What lands are important to you?
All land is important to me. In a podcast I was listening to, soil scientist Dr. Lydia Jennings said something like “we live in the soil, not on top of the soil”. When I am in cities walking, I am always trying to be in better relationship with that land. That means knowing what people belong to that land and if that land is threatened at the moment by extraction, or in the past, in the future.
Is that land in need or in desire of something? Sometimes there are people who know what that is, and sometimes it takes a different kind of listening to know what that is, and the way that I dance is to try to know that.
You talked about your choreographic practice as dance responding to the world, what do you mean by that?
We have this notion that performance happens during this moment where we gather indoors, there is a kind of coming-to-something that will be presented to you on a stage. And I want to throw that idea away.
When we dance, we think of taking down the walls. I want performance and dancers to be in relationship with the world, and to be responding, in the sense of being an active participant in the world. This means that the dance is an active participant with those who are choosing to witness it. But also it means – how can we be active participants with our more-than-human kin, with what is happening in the world? We cannot dance and forget that there is a genocide happening now in Gaza. We have to keep our dances in relation with the world.
Being Future Being: Inside/Outwards is part of a trilogy. What links it to the other parts?
Being Future Being is one work but there are 3 parts to it. What we are presenting at FTA is Being Future Being: Inside/Outward which happens to be the work that is done mostly on stage. Another part, Being Future Being: Underneath, happens in a large outdoor space. And Being Future Being: Land/Celestial has been created in relation with particular trees or tree stands that are threatened in the places where we are performing.
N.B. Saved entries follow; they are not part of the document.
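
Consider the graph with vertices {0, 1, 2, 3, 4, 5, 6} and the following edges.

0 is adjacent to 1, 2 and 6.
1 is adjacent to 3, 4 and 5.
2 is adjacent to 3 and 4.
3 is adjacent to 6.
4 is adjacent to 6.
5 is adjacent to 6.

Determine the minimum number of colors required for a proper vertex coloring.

2

0 and 2 are adjacent, so at least 2 colors are needed.
One proper 2-coloring: 0=b, 1=a, 2=a, 3=b, 4=b, 5=b, 6=a. Each edge has distinct colors on its endpoints.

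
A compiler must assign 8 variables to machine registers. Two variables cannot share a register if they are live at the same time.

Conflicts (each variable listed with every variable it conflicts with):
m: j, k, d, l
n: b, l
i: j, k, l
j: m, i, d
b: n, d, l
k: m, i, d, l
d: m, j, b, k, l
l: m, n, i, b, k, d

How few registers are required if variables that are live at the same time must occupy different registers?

m, k, d, l pairwise conflict, so at least 4 registers are needed.
4 registers suffice: register 1 → {j, l}; register 2 → {n, i, d}; register 3 → {b, k}; register 4 → {m}. Each listed conflict is separated.

4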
Being Future Being is a collaborative piece, involving many people organized into “branches”. Can you tell us more about that?
The way we make performances teaches me a lot about structure. The development of these branches came from Being Future Being. I was in ongoing conversations with scholars, thinkers and makers of knowledge like Karyn Recollet, Dylan Robinson, Camille Usher and Joseph Pierce. The conversation had flowed into the rehearsal process and they informed one another. I came to call this conversation the Branch of Scholarship.
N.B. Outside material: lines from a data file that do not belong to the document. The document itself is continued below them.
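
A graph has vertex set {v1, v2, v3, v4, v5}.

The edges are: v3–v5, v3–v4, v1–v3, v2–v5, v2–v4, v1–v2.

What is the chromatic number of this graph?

v3 and v4 are adjacent, so at least 2 colors are needed.
2 colors suffice: v1=2, v2=1, v3=1, v4=2, v5=2. Every edge joins two different colors.

2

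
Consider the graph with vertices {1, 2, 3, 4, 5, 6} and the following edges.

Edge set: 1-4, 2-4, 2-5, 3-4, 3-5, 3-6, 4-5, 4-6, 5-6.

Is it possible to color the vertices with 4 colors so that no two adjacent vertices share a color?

Yes

The chromatic number is 4. 3, 4, 5, 6 are pairwise adjacent (a clique of size 4), so at least 4 colors are needed.
4 colors suffice: color a → {4}; color b → {1, 5}; color c → {2, 3}; color d → {6}.
That is already a proper 4-coloring.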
The Branch of Making is all the people who are involved in making Being Future Being. The performers and collaborators Stacy Lynn Smith, Brandi Norton, Sugar Vendil, and Ashley Pierre-Louis; IV Castellanos, the production manager and Interkinnector, Raven Chacon, the composer, Korina Emmerich, who created the Quilt-Beings and Maggie Thompson, who designed those quilts in 2012.
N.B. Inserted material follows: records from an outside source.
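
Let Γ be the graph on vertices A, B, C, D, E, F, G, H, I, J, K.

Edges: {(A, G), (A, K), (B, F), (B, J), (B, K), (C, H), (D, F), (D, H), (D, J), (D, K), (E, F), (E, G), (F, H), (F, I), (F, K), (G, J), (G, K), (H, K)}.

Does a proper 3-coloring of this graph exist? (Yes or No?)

D, F, H, K are pairwise adjacent (a clique of size 4), so at least 4 colors are needed.
So 3 colors are not enough.

No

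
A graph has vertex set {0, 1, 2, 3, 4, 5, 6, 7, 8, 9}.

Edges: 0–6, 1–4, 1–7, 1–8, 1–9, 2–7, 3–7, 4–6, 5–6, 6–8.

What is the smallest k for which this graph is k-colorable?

2

5 and 6 are adjacent, so at least 2 colors are needed.
One proper 2-coloring: 0=blue, 1=red, 2=red, 3=red, 4=blue, 5=blue, 6=red, 7=blue, 8=blue, 9=blue. Every edge joins two different colors.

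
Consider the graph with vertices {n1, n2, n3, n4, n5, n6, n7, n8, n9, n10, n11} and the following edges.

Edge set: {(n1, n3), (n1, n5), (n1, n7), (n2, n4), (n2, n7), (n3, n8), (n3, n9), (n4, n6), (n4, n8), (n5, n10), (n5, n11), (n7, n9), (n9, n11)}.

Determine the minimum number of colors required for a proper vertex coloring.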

The Branch of Knowledge is a group of womxn and femmes from Nations across the Lenape diaspora who work in creative guidance and new protocol forms.
The Branch of Action, is what I call the architecture of the overflow. It is what flows out from the performances with audiences and community partners. During the performance, I ask the audience to think about their relationship with the land and to orient their cells to justice. The dancers have already been doing this, for years… It’s exciting to think of what that mean. If the millions of cells that compose your body were oriented to justice, your body could only work towards justice.
Paying attention to the world with all of the senses is a way of relating to our surroundings that would benefit all, if we practiced it more. What might our future world be? What can we do together? And, after the performance, can we take action, together?
The goal of The Branch of Action is to craft Indigenous-centered actions that encourage collective community self-determination and direct response, support and action with local land rematriation and protection efforts.